Cutting Out The Fat.
August 19th, 2008So I finally went and did it and got rid of all records of my nemesis ever existing in my world.
This is on some MySpace-beef type shit so it really isn’t even worth writing about, but I know a lot of you normally level-headed women (especially new moms) were able to relate to me on some level about having that one sickeningly perfect and sentimental person you just wanted to erase from your lives. I tend to be a masochist about things like these, and I sometimes like to put myself in unbearable situations as a stupid way of testing my emotional endurance, but it’s gotten to the point where I just couldn’t take it anymore.
In a way, freeing myself from her kind of felt like finally throwing out the last remnants of a past relationship. This girl actually reminded me of one guy I dated in particular, around the time I was gearing up to move back to California in ‘03. He had broken up with me because he didn’t want to be held to a long distance commitment (though not before we split a trip for him to visit me on the West Coast, of course). But he kept pushing this whole “Let’s Stay Friends” thing with me for months on end, playing the angle like I was a weak person if I didn’t keep up the “friendship.” But all he ever did was call me or email me to talk about himself and how awesome his life was going — his new girlfriend just moved in with him, he got his Masters degree, he self-published a book of his crappy poetry, he started a business with his best friend, he traded in his Lincoln Navigator for a Benz, and my favorite, “I just got married in Vegas and I thought about you the whole time!” — never once asking me with any sincere interest about how I was doing. He just wanted somebody to brag to.
So one day I asked myself, “If we never started dating, would I actually want to be friends with this guy?” He was the kind of guy who drank to oblivion on Saturday night and was up at the church on Sunday morning criticizing everyone about walking the righteous path. He once made me miss one of my best friend’s going-away parties because he couldn’t stand to be in the same room as a gay person. And he missed payments on his truck to buy rims for them. The answer to my question was a glaring NO, and if anything, I wanted to slap myself for even dating him in the first place. I’ve been ignoring his emails for four straight years and he’ll still send me a message on MySpace every six months.
As for my nemesis, I don’t want to be the kind of asshole to get into specifics here but she was basically a real life Disney Princess: a beautiful, self-exoticized, size-2 girl who was helpless until her husband came and swept her off her feet and “completed” her, and now she was living pretty as the biblical perfect wife. She represented both the feminine ideal and the orientalist fantasy that I’d spent my entire life’s work up until now trying to smash, and trying to share intimate details of our lives with each other only made me feel unfeminine and unpretty and basically not good enough.
I just had an online pal remind me that you never really know what people are hiding behind their portraits of perfection.
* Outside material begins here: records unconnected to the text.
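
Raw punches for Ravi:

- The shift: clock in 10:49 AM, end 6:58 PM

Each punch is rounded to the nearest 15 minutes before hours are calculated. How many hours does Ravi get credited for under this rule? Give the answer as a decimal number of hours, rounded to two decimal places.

The shift: in 10:49 AM→10:45 AM, out 6:58 PM→7:00 PM; 8 h 15 min

8.25 hours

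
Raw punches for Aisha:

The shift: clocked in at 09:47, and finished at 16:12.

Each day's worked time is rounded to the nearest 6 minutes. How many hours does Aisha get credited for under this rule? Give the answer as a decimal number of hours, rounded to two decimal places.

The shift: 09:47–16:12 = 6 h 25 min → rounds to 6 h 24 min

6.40 hours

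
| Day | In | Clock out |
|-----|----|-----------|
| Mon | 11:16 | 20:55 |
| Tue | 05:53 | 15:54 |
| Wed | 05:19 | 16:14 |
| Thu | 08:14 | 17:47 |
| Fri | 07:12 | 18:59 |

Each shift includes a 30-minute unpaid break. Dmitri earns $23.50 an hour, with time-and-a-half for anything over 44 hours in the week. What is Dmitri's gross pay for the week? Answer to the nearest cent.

$1224.94

Mon: 11:16–20:55 = 9 h 39 min; less 30 min break → 9 h 9 min
Tue: 05:53–15:54 = 10 h 1 min; less 30 min break → 9 h 31 min
Wed: 05:19–16:14 = 10 h 55 min; less 30 min break → 10 h 25 min
Thu: 08:14–17:47 = 9 h 33 min; less 30 min break → 9 h 3 min
Fri: 07:12–18:59 = 11 h 47 min; less 30 min break → 11 h 17 min
Total worked: 49 h 25 min = 2965 min.
Regular 44 h 0 min = 2640 min at $23.50/h; overtime 5 h 25 min = 325 min at $35.25/h.
Pay = (2640 × $23.50 + 325 × $35.25) ÷ 60 = $1224.94.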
At first, I really tried turning this energy into something productive, hoping maybe hearing endlessly about how much better this person’s life was than everyone else’s would inspire me to clean up my act, get skinnier, work harder, do whatever it was that would make me feel like I was on her level. But I’m really not the competitive type. Aside from baptising Hugga Bunch this weekend, I’ve only ever done things to make myself happy, and trying to keep up with the nemesis just made me miserable. And why would any self-respecting woman do that to herself?
When I really thought about it, she wasn’t even the kind of person I saw myself being friends with in the real world anyway. In her world, if I kept allowing myself to be part of it, she’d always be holier and prettier and have better things. And the truth was, there wasn’t really all that much to clean up in my life. I may not be model material, and I may not have somebody taking care of me but I’m okay with that. As a matter of fact, I take pride in the fact that I take care of business for myself and I’m not physically perfect. Boyfriend is a good dude, Hugga is a happy kid, my family is still mad supportive, and my job is pretty sweet. To borrow a metaphor from Ludacris, I’m on the top floor and she should get on my level.
For some reason, whether it’s because of the hormones or because “mother” seems to be the one job everyone loves to criticize endlessly, self-esteem issues seem to get so much more serious when you have a kid. The outside world can be pretty ruthless in challenging and beating down your values as a mom and as a woman, so on the brighter side of things, if the responsibility is taken seriously, then becoming a mother can slowly force you to believe in yourself and your own instincts.